Bereits im Mai 2021 hatte der Rat der Stadt auf Antrag der Fraktionen von GRÜNEN, CDU und Linke+ beschlossen, die Dortmunder Wohnungslosenhilfe um den Ansatz „Housing First“ zu ergänzen. Dafür sollten in einem ersten Schritt 20 Wohnungen in einem Modellversuch zur Verfügung gestellt werden. Darüber hinaus sollte die Verwaltung ein Umsetzungskonzept entwickeln. Passiert ist bis heute nicht viel.

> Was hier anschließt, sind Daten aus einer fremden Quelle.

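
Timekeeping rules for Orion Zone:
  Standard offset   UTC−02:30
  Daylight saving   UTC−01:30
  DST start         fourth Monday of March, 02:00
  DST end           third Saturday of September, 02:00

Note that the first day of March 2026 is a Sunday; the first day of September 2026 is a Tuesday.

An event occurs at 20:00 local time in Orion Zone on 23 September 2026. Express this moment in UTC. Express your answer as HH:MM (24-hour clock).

22:30

1 March 2026 is a Sunday, so the first Monday is March 2 and the fourth is March 23.
1 September 2026 is a Tuesday, so the first Saturday is September 5 and the third is September 19.
23 September 2026 is outside the daylight-saving period (23 March – 19 September), so Orion Zone is on standard time, UTC−02:30.
20:00 local + 2h30m = 22:30 UTC.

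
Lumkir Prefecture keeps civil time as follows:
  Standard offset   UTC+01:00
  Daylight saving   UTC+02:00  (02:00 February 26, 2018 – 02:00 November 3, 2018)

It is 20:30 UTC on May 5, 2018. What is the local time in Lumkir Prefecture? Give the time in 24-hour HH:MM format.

22:30

At the standard offset (UTC+01:00), 20:30 UTC + 1h = 21:30 Lumkir Prefecture standard time.
The standard-time date in Lumkir Prefecture, May 5, 2018, falls between 26 February and 3 November, so daylight saving is in effect and Lumkir Prefecture is at UTC+02:00.
20:30 UTC + 2h = 22:30 local.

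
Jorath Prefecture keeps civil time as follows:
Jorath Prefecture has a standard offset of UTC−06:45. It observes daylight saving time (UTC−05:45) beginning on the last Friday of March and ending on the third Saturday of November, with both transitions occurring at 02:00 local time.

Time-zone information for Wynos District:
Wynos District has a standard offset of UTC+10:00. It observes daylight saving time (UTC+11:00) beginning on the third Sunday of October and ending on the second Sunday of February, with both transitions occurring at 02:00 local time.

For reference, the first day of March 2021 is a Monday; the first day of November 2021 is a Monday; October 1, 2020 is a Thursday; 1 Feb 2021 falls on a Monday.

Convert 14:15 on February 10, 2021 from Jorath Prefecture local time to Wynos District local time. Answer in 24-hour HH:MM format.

08:00

1 March 2021 is a Monday, so Fridays fall on 5, 12, 19, 26; the last is March 26.
1 November 2021 is a Monday, so the first Saturday is November 6 and the third is November 20.
February 10, 2021 does not fall between 26 March and 20 November, so daylight saving is not in effect and Jorath Prefecture is at UTC−06:45.
14:15 Jorath Prefecture + 6h45m = 21:00 UTC.
1 October 2020 is a Thursday, so the first Sunday is October 4 and the third is October 18.
1 February 2021 is a Monday, so the first Sunday is February 7 and the second is February 14.
At the standard offset (UTC+10:00), 21:00 UTC + 10h = 07:00 Wynos District standard time (rolling into the next day, 11 February 2021).
The standard-time date in Wynos District, February 11, 2021, lies within the daylight-saving period (18 October 2020 – 14 February 2021), so Wynos District is on daylight time, UTC+11:00.
21:00 UTC + 11h = 08:00 Wynos District (rolling into the next day, 11 February 2021).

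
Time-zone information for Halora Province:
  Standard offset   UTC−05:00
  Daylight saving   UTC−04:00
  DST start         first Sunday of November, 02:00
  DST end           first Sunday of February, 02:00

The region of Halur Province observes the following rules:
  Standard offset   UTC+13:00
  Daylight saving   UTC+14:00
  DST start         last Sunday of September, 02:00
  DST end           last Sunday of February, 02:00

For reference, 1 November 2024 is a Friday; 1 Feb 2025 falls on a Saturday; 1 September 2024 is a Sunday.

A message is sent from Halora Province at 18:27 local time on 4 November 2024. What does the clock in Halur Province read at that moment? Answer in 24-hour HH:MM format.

1 November 2024 is a Friday, so the first Sunday is November 3.
1 February 2025 is a Saturday, so the first Sunday is February 2.
Daylight saving runs 3 November 2024 – 2 February 2025; 4 November 2024 is inside that window, so Halora Province is at UTC−04:00.
18:27 Halora Province + 4h = 22:27 UTC.
1 September 2024 is a Sunday, so Sundays fall on 1, 8, 15, 22, 29; the last is September 29.
1 February 2025 is a Saturday, so Sundays fall on 2, 9, 16, 23; the last is February 23.
At the standard offset (UTC+13:00), 22:27 UTC + 13h = 11:27 Halur Province standard time (rolling into the next day, 5 November 2024).
The standard-time date in Halur Province, 5 November 2024, lies within the daylight-saving period (29 September 2024 – 23 February 2025), so Halur Province is on daylight time, UTC+14:00.
22:27 UTC + 14h = 12:27 Halur Province (rolling into the next day, 5 November 2024).

12:27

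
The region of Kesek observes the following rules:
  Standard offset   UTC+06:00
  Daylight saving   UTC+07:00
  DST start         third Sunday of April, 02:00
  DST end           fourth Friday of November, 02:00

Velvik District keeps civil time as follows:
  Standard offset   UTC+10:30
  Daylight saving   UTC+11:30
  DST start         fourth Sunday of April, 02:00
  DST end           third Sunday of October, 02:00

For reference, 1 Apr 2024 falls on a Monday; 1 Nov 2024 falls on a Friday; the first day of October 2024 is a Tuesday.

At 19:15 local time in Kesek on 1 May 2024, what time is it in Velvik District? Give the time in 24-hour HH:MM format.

23:45

1 April 2024 is a Monday, so the first Sunday is April 7 and the third is April 21.
1 November 2024 is a Friday, so the first Friday is November 1 and the fourth is November 22.
1 May 2024 falls between 21 April and 22 November, so daylight saving is in effect and Kesek is at UTC+07:00.
19:15 Kesek − 7h = 12:15 UTC.
1 April 2024 is a Monday, so the first Sunday is April 7 and the fourth is April 28.
1 October 2024 is a Tuesday, so the first Sunday is October 6 and the third is October 20.
At the standard offset (UTC+10:30), 12:15 UTC + 10h30m = 22:45 Velvik District standard time.
The standard-time date in Velvik District, 1 May 2024, lies within the daylight-saving period (28 April – 20 October), so Velvik District is on daylight time, UTC+11:30.
12:15 UTC + 11h30m = 23:45 Velvik District.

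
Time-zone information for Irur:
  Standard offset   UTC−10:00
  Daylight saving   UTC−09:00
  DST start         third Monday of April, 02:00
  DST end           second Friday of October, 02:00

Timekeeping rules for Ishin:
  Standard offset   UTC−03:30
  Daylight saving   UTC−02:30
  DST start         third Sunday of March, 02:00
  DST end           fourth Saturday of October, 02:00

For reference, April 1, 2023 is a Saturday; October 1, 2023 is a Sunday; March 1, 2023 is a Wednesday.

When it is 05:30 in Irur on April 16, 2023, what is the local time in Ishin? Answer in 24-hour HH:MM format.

13:00

1 April 2023 is a Saturday, so the first Monday is April 3 and the third is April 17.
1 October 2023 is a Sunday, so the first Friday is October 6 and the second is October 13.
Daylight saving runs 17 April – 13 October; April 16, 2023 is outside that window, so Irur is on standard time at UTC−10:00.
05:30 Irur + 10h = 15:30 UTC.
1 March 2023 is a Wednesday, so the first Sunday is March 5 and the third is March 19.
1 October 2023 is a Sunday, so the first Saturday is October 7 and the fourth is October 28.
At the standard offset (UTC−03:30), 15:30 UTC − 3h30m = 12:00 Ishin standard time.
The standard-time date in Ishin, April 16, 2023, falls between 19 March and 28 October, so daylight saving is in effect and Ishin is at UTC−02:30.
15:30 UTC − 2h30m = 13:00 Ishin.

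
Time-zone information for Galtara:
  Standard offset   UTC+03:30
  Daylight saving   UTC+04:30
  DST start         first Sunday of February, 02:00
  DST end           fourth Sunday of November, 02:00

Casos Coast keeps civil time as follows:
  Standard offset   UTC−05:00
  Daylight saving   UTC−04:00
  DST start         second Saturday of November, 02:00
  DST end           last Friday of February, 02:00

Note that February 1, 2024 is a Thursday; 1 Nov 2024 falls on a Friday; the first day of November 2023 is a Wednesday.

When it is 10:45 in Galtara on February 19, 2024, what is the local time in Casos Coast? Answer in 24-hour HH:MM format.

1 February 2024 is a Thursday, so the first Sunday is February 4.
1 November 2024 is a Friday, so the first Sunday is November 3 and the fourth is November 24.
Daylight saving runs 4 February – 24 November; February 19, 2024 is inside that window, so Galtara is at UTC+04:30.
10:45 Galtara − 4h30m = 06:15 UTC.
1 November 2023 is a Wednesday, so the first Saturday is November 4 and the second is November 11.
1 February 2024 is a Thursday, so Fridays fall on 2, 9, 16, 23; the last is February 23.
At the standard offset (UTC−05:00), 06:15 UTC − 5h = 01:15 Casos Coast standard time.
The standard-time date in Casos Coast, February 19, 2024, lies within the daylight-saving period (11 November 2023 – 23 February 2024), so Casos Coast is on daylight time, UTC−04:00.
06:15 UTC − 4h = 02:15 Casos Coast.

02:15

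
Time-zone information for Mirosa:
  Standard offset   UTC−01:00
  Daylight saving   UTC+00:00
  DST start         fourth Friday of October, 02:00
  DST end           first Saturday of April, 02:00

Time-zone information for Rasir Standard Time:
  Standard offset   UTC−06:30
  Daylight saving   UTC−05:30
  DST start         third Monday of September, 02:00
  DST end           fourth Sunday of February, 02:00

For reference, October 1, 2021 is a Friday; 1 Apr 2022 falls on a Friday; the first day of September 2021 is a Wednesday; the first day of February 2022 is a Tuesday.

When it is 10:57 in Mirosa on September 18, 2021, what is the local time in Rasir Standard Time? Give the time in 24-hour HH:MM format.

05:27

1 October 2021 is a Friday, so the first Friday is October 1 and the fourth is October 22.
1 April 2022 is a Friday, so the first Saturday is April 2.
September 18, 2021 is outside the daylight-saving period (22 October 2021 – 2 April 2022), so Mirosa is on standard time, UTC−01:00.
10:57 Mirosa + 1h = 11:57 UTC.
1 September 2021 is a Wednesday, so the first Monday is September 6 and the third is September 20.
1 February 2022 is a Tuesday, so the first Sunday is February 6 and the fourth is February 27.
At the standard offset (UTC−06:30), 11:57 UTC − 6h30m = 05:27 Rasir Standard Time standard time.
The standard-time date in Rasir Standard Time, September 18, 2021, does not fall between 20 September 2021 and 27 February 2022, so daylight saving is not in effect and Rasir Standard Time is at UTC−06:30.
11:57 UTC − 6h30m = 05:27 Rasir Standard Time.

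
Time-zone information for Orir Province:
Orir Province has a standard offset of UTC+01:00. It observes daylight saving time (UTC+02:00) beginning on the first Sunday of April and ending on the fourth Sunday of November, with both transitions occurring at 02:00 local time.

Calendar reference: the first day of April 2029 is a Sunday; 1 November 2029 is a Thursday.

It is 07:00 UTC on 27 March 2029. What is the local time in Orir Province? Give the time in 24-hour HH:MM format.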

„Die Dortmunder Wohnungslosenhilfe ist in vielen Bereichen gut aufgestellt, vermeidet drohende Obdachlosigkeit oder baut diese ab. Das in Dortmund angewandte Stufensystem zur Integration in eigenen Wohnraum ist allerdings nicht für alle Betroffenen das geeignete Mittel zur langfristigen Vermeidung von Wohnungslosigkeit. Für diesen Personenkreis enden die Maßnahmen häufig wieder auf der Straße. Der Ansatz Housing First kann für sie das geeignete Instrument zur langfristigen Vermeidung von Wohnungs- und Obdachlosigkeit sein. Insofern wäre Housing First ein weiterer Baustein im bestehenden Hilfesystem“, erläutert Ulrich Langhorst, GRÜNES Ratsmitglied und Vorsitzender des Sozialausschusses.
Beim Konzept Housing First werden Wohnungslose direkt in Wohnungen mit eigenem Mietvertrag untergebracht ohne die Bedingung, vorher eine „Wohnfähigkeit“ nachweisen zu müssen. Housing First beendet damit schon im ersten Schritt Wohnungslosigkeit und bietet begleitend Hilfen zum dauerhaften Wohnungserhalt. Der Antrag der GRÜNEN und anderer Fraktionen sah vor, dass die Verwaltung prüft, welche Wohnungen des städtischen Wohnraumvorhalteprogramms bzw. Wohnungen im Besitz der Stadt Dortmund bereits jetzt für Housing First geeignet sind. Zusätzlich sollte die Verwaltung Gespräche mit den Vermieter*innen der von der Stadt angemieteten Wohnungen führen, um eine Nutzung der Wohnungen im Rahmen von Housing First zu ermöglichen.
„Das Ergebnis war ernüchternd: Laut Verwaltung gäbe es keine passenden Wohnungen oder Vermieter*innen seien nicht bereit, an Obdachlose zu vermieten. Zusätzlich verweist die Verwaltung darauf, dass im Rahmen des städtischen Wohnraumvorhaltprogramms obdachlose Menschen untergebracht sind, die dann später einen Mietvertrag erhalten können. Das ist allerdings noch kein Housing First“, so Ulrich Langhorst.
Inzwischen haben das Diakonische Werk und das Soziale Zentrum auf eigene Faust sieben kleine Eigentumswohnungen für Housing First erworben. Die Verwaltung selbst hat in ihrer letzten Stellungnahme im Oktober darauf verwiesen, dass der Landschaftsverband Westfalen-Lippe (LWL) nun Housing First-Projekte fördert und zur Umsetzung für Träger der freien Wohlfahrtspflege und private Vermieter*innen in den nächsten vier Jahren 6 Millionen Euro zur Verfügung stellt.
„Wir wollen, dass Dortmund von diesem Programm profitiert. Deshalb sollte die Verwaltung nun flankierend Unterstützungen für die Träger anbieten, die sich am LWL-Programm beteiligen wollen. Darauf werden wir drängen. Unser Ziel muss es sein, Housing First in einem größeren Umfang als zusätzliches Instrument der Wohnungslosenhilfe in Dortmund zu etablieren“, so Ulrich Langhorst abschließend.